Seit der Einrichtung einer Gaming-Ecke im Untergeschoss, die bei Jugendlichen hoch im Kurs steht, erreiche die Bibliothek sogar neue Besuchergruppen, freut sich Andrea Coenen-Brinkert. Sie berichtet in diesem Zusammenhang davon, dass auch Eltern gemeinsam mit ihren Kids in die Bücherei kommen, wo diese unter Aufsicht eines Buftis an der Console spielen. Nach „Fifa“ oder Super Mario“ gehe es mit einer Tasche voller Lektüre wieder nach Hause.

Spitzenreiter der Ausleihe

Noch muss man keine Totenglocken für das Buch läuten. Es wird weiter in ihm geblättert. Gewandelt habe sich seit der Pandemie allerdings die Anspruchshaltung der Büchereinutzer, verrät Andrea Coenen-Brinkert. „Alte, abgegrabbelte Bücher haben keine Chance mehr“, sagt sie. Die Büchereiausgabe von Sebastian Fitzeks Roman „Mimik“ könnte bald dazu gehören, denn sie gehört zu den absoluten Rennern bei den Ausleihen. Bei den Erstlesern ist das überraschenderweise der gute, alte „Michel aus Lönneberga“ von Astrid Lindgren. Neben ihrem Präsenzbestand von 45.000 Medien bietet die Stadtbücherei auch die Ausleihe von E-Books bzw. E-Medien an.
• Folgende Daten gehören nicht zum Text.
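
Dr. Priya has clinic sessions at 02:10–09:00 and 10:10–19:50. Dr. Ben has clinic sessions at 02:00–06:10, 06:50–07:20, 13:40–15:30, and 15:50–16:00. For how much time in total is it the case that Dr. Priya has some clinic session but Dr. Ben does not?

A \ B = 06:10–06:50, 07:20–09:00, 10:10–13:40, 15:30–15:50, 16:00–19:50.
Total: 40 min + 1 h 40 min + 3 h 30 min + 20 min + 3 h 50 min = 10 h.

10 h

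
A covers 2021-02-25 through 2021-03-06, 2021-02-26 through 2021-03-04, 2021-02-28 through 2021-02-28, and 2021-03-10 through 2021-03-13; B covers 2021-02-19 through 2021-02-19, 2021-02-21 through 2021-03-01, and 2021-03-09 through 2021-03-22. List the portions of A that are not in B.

Merge the first list: 2021-02-25 through 2021-03-06, 2021-03-10 through 2021-03-13.
2021-02-25 through 2021-03-06 minus B → 2021-03-02 through 2021-03-06.
2021-03-10 through 2021-03-13: fully covered by B → removed.

2021-03-02 through 2021-03-06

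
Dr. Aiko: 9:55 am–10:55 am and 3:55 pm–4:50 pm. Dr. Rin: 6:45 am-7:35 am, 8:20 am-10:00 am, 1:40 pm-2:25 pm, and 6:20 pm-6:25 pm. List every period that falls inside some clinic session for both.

9:55 am–10:00 am

9:55 am–10:55 am ∩ B → 9:55 am–10:00 am.
3:55 pm–4:50 pm meets no B interval.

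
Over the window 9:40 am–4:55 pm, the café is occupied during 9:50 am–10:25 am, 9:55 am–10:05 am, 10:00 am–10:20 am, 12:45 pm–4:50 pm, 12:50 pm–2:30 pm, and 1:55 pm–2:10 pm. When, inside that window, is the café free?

The merged coverage is 9:50 am–10:25 am, 12:45 pm–4:50 pm.
Complement within 9:40 am–4:55 pm: 9:40 am–9:50 am, 10:25 am–12:45 pm, 4:50 pm–4:55 pm.

9:40 am–9:50 am, 10:25 am–12:45 pm, 4:50 pm–4:55 pm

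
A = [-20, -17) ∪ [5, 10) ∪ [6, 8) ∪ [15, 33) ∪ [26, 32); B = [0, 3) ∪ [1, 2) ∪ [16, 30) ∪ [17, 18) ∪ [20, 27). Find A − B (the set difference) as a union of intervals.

[-20, -17) ∪ [5, 10) ∪ [15, 16) ∪ [30, 33)

Merge the first list: [-20, -17), [5, 10), [15, 33).
Merge the second list: [0, 3), [16, 30).
[-20, -17) is untouched.
[5, 10) is untouched.
[15, 33) with B removed leaves [15, 16), [30, 33).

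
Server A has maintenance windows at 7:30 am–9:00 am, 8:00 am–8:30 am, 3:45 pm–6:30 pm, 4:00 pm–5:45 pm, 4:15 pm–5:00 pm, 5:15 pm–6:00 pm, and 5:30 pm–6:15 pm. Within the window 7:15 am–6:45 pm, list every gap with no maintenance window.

7:15 am–7:30 am, 9:00 am–3:45 pm, 6:30 pm–6:45 pm

Covered (merged): 7:30 am–9:00 am, 3:45 pm–6:30 pm.
Complement within 7:15 am–6:45 pm: 7:15 am–7:30 am, 9:00 am–3:45 pm, 6:30 pm–6:45 pm.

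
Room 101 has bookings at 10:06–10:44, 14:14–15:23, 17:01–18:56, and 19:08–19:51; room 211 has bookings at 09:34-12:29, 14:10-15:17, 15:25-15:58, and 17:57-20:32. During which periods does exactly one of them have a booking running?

Only in the first: 15:17–15:23, 17:01–17:57.
Only in the second: 09:34–10:06, 10:44–12:29, 14:10–14:14, 15:25–15:58, 18:56–19:08, 19:51–20:32.
Together these are the periods covered by exactly one.

09:34–10:06, 10:44–12:29, 14:10–14:14, 15:17–15:23, 15:25–15:58, 17:01–17:57, 18:56–19:08, 19:51–20:32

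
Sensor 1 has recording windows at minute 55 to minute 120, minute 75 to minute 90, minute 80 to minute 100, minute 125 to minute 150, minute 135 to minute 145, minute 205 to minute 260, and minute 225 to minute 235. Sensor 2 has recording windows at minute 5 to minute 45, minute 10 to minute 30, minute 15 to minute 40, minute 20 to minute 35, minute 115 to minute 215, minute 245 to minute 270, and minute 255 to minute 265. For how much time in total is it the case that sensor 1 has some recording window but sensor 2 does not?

90 minutes

Merge the first list: minute 55 to minute 120, minute 125 to minute 150, minute 205 to minute 260.
Merge the second list: minute 5 to minute 45, minute 115 to minute 215, minute 245 to minute 270.
A \ B = minute 55 to minute 115, minute 215 to minute 245.
Total: 60 minutes + 30 minutes = 90 minutes.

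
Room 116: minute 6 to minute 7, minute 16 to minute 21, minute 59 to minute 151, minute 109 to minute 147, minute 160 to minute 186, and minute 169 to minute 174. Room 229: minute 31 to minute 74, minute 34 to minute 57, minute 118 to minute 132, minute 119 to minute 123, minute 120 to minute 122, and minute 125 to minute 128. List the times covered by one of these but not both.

minute 6 to minute 7, minute 16 to minute 21, minute 31 to minute 59, minute 74 to minute 118, minute 132 to minute 151, minute 160 to minute 186

A, merged: minute 6 to minute 7, minute 16 to minute 21, minute 59 to minute 151, minute 160 to minute 186.
B, merged: minute 31 to minute 74, minute 118 to minute 132.
Only in the first: minute 6 to minute 7, minute 16 to minute 21, minute 74 to minute 118, minute 132 to minute 151, minute 160 to minute 186.
Only in the second: minute 31 to minute 59.
Together these are the periods covered by exactly one.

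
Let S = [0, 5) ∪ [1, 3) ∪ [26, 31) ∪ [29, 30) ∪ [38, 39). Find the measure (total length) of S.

Merged: [0, 5), [26, 31), [38, 39).
Lengths: 5 + 5 + 1 = 11.

11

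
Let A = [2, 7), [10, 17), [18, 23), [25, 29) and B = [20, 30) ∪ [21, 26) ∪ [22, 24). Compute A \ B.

B, merged: [20, 30).
[2, 7): nothing removed.
[10, 17): nothing removed.
[18, 23) \ B = [18, 20).
[25, 29): entirely removed.

[2, 7) ∪ [10, 17) ∪ [18, 20)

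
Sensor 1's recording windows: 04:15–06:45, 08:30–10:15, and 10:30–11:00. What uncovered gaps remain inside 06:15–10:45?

06:45-08:30, 10:15-10:30

Covered (merged): 04:15-06:45, 08:30-10:15, 10:30-11:00.
Complement within 06:15-10:45: 06:45-08:30, 10:15-10:30.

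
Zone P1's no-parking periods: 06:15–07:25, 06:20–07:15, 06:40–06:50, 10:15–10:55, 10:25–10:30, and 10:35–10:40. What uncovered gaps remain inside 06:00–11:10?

06:00–06:15, 07:25–10:15, 10:55–11:10

The merged coverage is 06:15–07:25, 10:15–10:55.
Uncovered inside 06:00–11:10: 06:00–06:15, 07:25–10:15, 10:55–11:10.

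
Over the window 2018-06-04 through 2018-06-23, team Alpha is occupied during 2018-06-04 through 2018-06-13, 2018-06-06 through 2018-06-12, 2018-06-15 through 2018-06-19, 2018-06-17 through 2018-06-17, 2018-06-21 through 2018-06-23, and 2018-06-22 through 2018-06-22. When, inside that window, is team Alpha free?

The merged coverage is 2018-06-04 through 2018-06-13, 2018-06-15 through 2018-06-19, 2018-06-21 through 2018-06-23.
Uncovered inside 2018-06-04 through 2018-06-23: 2018-06-14 through 2018-06-14, 2018-06-20 through 2018-06-20.

2018-06-14 through 2018-06-14, 2018-06-20 through 2018-06-20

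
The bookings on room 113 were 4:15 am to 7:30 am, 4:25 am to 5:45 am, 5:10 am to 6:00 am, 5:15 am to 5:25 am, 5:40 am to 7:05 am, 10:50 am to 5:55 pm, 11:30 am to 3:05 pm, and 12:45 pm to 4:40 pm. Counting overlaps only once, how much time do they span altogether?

10 h 20 min

Merged: 4:15 am-7:30 am, 10:50 am-5:55 pm.
Lengths: 3 h 15 min + 7 h 5 min = 10 h 20 min.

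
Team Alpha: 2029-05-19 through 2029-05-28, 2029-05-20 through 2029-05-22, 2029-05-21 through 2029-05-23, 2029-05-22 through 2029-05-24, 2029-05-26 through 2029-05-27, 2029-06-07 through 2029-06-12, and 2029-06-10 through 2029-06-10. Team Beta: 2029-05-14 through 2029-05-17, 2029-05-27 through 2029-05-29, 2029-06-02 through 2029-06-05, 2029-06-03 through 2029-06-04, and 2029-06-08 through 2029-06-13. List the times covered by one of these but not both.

2029-05-14 through 2029-05-17, 2029-05-19 through 2029-05-26, 2029-05-29 through 2029-05-29, 2029-06-02 through 2029-06-05, 2029-06-07 through 2029-06-07, 2029-06-13 through 2029-06-13

Merge the first list: 2029-05-19 through 2029-05-28, 2029-06-07 through 2029-06-12.
Merge the second list: 2029-05-14 through 2029-05-17, 2029-05-27 through 2029-05-29, 2029-06-02 through 2029-06-05, 2029-06-08 through 2029-06-13.
A but not B: 2029-05-19 through 2029-05-26, 2029-06-07 through 2029-06-07.
B but not A: 2029-05-14 through 2029-05-17, 2029-05-29 through 2029-05-29, 2029-06-02 through 2029-06-05, 2029-06-13 through 2029-06-13.
Combining gives A △ B.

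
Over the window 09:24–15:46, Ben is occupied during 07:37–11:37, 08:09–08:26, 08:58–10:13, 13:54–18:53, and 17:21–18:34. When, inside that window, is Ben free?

Covered (merged): 07:37–11:37, 13:54–18:53.
Complement within 09:24–15:46: 11:37–13:54.

11:37–13:54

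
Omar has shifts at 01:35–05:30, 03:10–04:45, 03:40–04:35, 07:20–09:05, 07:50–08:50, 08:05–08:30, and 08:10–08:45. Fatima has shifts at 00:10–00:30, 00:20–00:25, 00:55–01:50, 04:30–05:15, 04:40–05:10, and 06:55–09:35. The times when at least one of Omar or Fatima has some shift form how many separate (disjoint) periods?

3

Merge the first list: 01:35–05:30, 07:20–09:05.
Merge the second list: 00:10–00:30, 00:55–01:50, 04:30–05:15, 06:55–09:35.
A ∪ B = 00:10–00:30, 00:55–05:30, 06:55–09:35.
That is 3 disjoint pieces.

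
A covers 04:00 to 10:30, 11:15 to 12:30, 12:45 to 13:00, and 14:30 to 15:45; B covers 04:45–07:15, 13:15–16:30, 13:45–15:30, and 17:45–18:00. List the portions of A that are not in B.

Merge the second list: 04:45–07:15, 13:15–16:30, 17:45–18:00.
04:00–10:30 minus B → 04:00–04:45, 07:15–10:30.
11:15–12:30: no B overlap → unchanged.
12:45–13:00: no B overlap → unchanged.
14:30–15:45: fully covered by B → removed.

04:00–04:45, 07:15–10:30, 11:15–12:30, 12:45–13:00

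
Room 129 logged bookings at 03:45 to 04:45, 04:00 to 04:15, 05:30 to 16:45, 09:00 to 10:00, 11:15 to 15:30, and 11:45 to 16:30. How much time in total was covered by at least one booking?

Merged: 03:45–04:45, 05:30–16:45.
Lengths: 1 h + 11 h 15 min = 12 h 15 min.

12 h 15 min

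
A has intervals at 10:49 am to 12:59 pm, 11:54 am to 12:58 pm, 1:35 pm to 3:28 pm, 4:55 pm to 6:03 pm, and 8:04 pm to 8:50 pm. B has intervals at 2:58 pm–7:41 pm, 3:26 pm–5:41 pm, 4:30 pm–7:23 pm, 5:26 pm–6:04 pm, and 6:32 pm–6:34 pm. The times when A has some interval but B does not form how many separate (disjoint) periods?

First set merges to 10:49 am–12:59 pm, 1:35 pm–3:28 pm, 4:55 pm–6:03 pm, 8:04 pm–8:50 pm.
Second set merges to 2:58 pm–7:41 pm.
A \ B = 10:49 am–12:59 pm, 1:35 pm–2:58 pm, 8:04 pm–8:50 pm.
That is 3 disjoint pieces.

3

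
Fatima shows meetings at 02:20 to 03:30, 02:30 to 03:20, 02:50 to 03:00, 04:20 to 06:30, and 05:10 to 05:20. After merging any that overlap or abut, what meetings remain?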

Büchereileiterin Andrea Coenen-Brinkert in einer Leseecke
Unter der Leitung von Andrea Coenen-Brinkert hat die Stadtbibliothek Haltern ihr verstaubtes Image abgelegt. © Silvia Wiethoff

Die Halterner Bibliotheksleiterin sieht die Zukunft des gedruckten Buches zweigeteilt. Für Kinder werde das Haptische (der Tastsinn, das Anfassen und Fühlen) weiterhin entscheidend sein. Sie hoffe und wünsche sich, dass es das gedruckte Buch neben digitalen Angeboten weiterhin parallel geben werde. Lesen sei eine Bildungsfrage. Deshalb versucht Andrea Coenen-Brinkert, die Kinder in Haltern möglichst früh abzuholen und auf die Bücherei als Ort hinzuweisen, der mehr biete als nur die Buchausleihe. So gehören Kindergartenführungen zum Programm der Einrichtung.

Die Bücherei ist für alle da

Die Bücherei in Haltern ist im wahrsten Sinn des Wortes für alle da. Es handelt sich um ein niederschwelliges Angebot für den Zugang zu Kultur. Ob die Ausgaben für die Einrichtung gut investiert sind, ist für ihre Leiterin keine Frage. „Wer sich für eine Bibliothek entschieden hat, hat sich für seine Bürger entschieden“, erklärt sie.

Davon haben in Haltern gerade beispielsweise auch einige Abiturienten profitiert. Sie haben die Bücherei zu ihrem Lernort gemacht, um sich gemeinsam auf ihre Prüfungen vorzubereiten. „Unser Kaminzimmer war total belagert. Es war toll“, berichtet Andrea Coenen-Brinkert. Ein anderer junger Mann nutzt die Räumlichkeiten, um Nachhilfestunden anzubieten.

Selbst leiht Andrea Coenen-Brinkert übrigens auch gerne Bücher aus. „Das mache ich, seit ich 15 bin.“ Nur wenige Bücher hätten es dagegen in ihren Besitz geschafft. „Die meisten liest man nicht zwei Mal.“ Mehrfach gelesen hat sie „Die Säulen der Erde“ von Ken Follet („Ein sehr komplexes Buch“) sowie „Die Entdeckung der Currywurst“ von Uwe Timm und „Der Vorleser“ von Bernhard Schlink.